Even during the freewheeling conversation, censorship was on the minds of many. On Monday afternoon, one room that reached Clubhouse’s maximum of 5,000 users featured speakers sharing their concerns over whether they would be questioned by authorities for speaking out on the app. An employee at a big Chinese social media platform told the room that nobody should ever think that he or she could escape the government surveillance. He continued by saying that he felt guilty about his job because it involved censorship.
A few hours later, mainland users began to report that the app had been blocked. Several rooms were set up immediately for people to chat it over. I joined a room for people to mourn the blocking.
The title of the room featured three candle emoticons. People lined up to share their most memorable experience. A few speakers cried.

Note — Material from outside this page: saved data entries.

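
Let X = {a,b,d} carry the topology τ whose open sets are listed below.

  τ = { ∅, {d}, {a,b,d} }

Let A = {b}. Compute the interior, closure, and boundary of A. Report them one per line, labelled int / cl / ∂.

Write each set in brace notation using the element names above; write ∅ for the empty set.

interior: largest open inside A is ∅ (from ∅)
cl via duality: int({a,d}) = {d}, so X∖{d} = {a,b}
cl∖int = {a,b}

int(A) = ∅
cl(A)  = {a,b}
∂A     = {a,b}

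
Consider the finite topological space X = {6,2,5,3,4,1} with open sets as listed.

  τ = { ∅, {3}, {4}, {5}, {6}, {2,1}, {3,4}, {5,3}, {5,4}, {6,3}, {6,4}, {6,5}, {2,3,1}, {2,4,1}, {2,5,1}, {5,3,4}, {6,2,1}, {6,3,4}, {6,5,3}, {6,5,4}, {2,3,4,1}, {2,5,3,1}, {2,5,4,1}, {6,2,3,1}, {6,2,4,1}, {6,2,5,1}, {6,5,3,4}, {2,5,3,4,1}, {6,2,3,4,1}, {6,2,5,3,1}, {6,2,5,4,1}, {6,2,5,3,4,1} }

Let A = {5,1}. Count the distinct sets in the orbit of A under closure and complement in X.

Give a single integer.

cl via duality: int({6,2,3,4}) = {6,3,4}, so X∖{6,3,4} = {2,5,1}
Write k for closure, c for complement:
  1. A     = {5,1}
  2. kA    = {2,5,1}
  3. cA    = {6,2,3,4}
  4. ckA   = {6,3,4}
  5. kcA   = {6,2,3,4,1}
  6. ckcA  = {5}
applying k or c yields no new set

6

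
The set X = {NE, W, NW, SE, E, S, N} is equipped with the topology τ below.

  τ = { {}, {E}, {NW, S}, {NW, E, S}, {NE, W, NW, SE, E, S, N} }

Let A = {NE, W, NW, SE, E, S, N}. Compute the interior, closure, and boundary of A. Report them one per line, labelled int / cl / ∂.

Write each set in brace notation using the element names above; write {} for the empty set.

U open, U⊆A: {}, {E}, {NW, S}, {NW, E, S}, {NE, W, NW, SE, E, S, N}. int(A) = ⋃ = {NE, W, NW, SE, E, S, N}
X∖A={}, int(X∖A)={}, hence cl(A)={NE, W, NW, SE, E, S, N}
∂A: remove int from cl → {}

int(A) = {NE, W, NW, SE, E, S, N}
cl(A)  = {NE, W, NW, SE, E, S, N}
∂A     = {}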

A man compared his time on Clubhouse to taking contemporary Chinese history classes. A man from the Daur ethnic group in Xinjiang said how much he appreciated the opportunity to have a platform where people like him could share their stories. A woman said her most memorable experience was hearing a man who called himself a government loyalist describing how, after he heard the personal stories of how the Muslims in Xinjiang had been persecuted, he had to stop his car and weep.
Hannah Sun, one of the last to speak, relished finding like-minded people on Clubhouse. She shared her parents’ traumatic experiences in the devastating Tangshan earthquake in 1976 and how it shaped her view on the Chinese government.

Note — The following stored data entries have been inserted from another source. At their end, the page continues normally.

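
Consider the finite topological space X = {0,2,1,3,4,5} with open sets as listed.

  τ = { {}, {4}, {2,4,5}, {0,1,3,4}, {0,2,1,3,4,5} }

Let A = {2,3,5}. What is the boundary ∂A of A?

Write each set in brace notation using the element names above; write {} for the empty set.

opens ⊆ A: {}; union → int = {}
complement {0,1,4}; its interior {4}; cl(A) = X∖{4} = {0,2,1,3,5}
boundary = {0,2,1,3,5} ∖ {} = {0,2,1,3,5}

{0,2,1,3,5}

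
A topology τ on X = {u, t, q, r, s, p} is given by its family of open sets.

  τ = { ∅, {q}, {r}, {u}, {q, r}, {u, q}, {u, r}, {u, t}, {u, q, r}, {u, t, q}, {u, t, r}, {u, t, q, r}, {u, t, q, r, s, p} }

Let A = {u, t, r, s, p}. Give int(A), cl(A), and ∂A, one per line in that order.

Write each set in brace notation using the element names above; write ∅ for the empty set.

opens ⊆ A: ∅, {u}, {r}, {u, r}, {u, t}, {u, t, r}; union → int = {u, t, r}
complement {q}; its interior {q}; cl(A) = X∖{q} = {u, t, r, s, p}
boundary = {u, t, r, s, p} ∖ {u, t, r} = {s, p}

int(A) = {u, t, r}
cl(A)  = {u, t, r, s, p}
∂A     = {s, p}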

Sun, who lives in Germany, had never talked about such politically sensitive topics with strangers. Then, Saturday, she had waited more than two hours to speak in a chat room about those very topics with thousands of people from mainland China, Taiwan, Hong Kong and other parts of the world.
Someday, she said in an interview, Chinese people would be able to talk freely. Many Eastern Germans didn’t expect the Berlin Wall to fall in 1989, she added, but it happened.
“Nobody can predict the future,” Sun said. “We should believe in humanity and humanity’s yearning for freedom.”